Fernanda bostezó, sintiendo el peso de una noche de insomnio. «Pareces cansada», dijo Cristian. «Te dejo que sigas durmiendo».
Fernanda colgó el teléfono.
Quizás fue la conversación lo que le calmó los nervios y le proporcionó una rara sensación de tranquilidad. Se recostó en la cama y se quedó dormida.
Dormía profundamente, sin siquiera soñar.
Cuando abrió los ojos, ya eran más de las dos de la tarde. Rejuvenecida, Fernanda se preparó y bajó las escaleras con la intención de volver a la escuela.
La tormenta de la noche anterior había amainado y ahora el día era soleado y luminoso.
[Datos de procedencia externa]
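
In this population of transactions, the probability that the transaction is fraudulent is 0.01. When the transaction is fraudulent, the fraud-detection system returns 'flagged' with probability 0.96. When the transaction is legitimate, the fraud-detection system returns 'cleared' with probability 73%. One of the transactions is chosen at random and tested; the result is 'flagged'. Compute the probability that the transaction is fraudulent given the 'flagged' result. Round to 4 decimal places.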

Los rayos del sol entraban a raudales por los amplios ventanales, proyectando sombras vivaces en el suelo.
En la amplia sala de estar, Kevin era el único presente, absorto en un juego en línea, con los dedos moviéndose rápidamente sobre su tableta.
Al oír los pasos, Kevin levantó la vista brevemente y se enderezó al reconocer a Fernanda. Ella no prestó atención a su repentino nerviosismo.
Kevin tartamudeó: —Hay comida en el comedor. Sírvete si tienes hambre.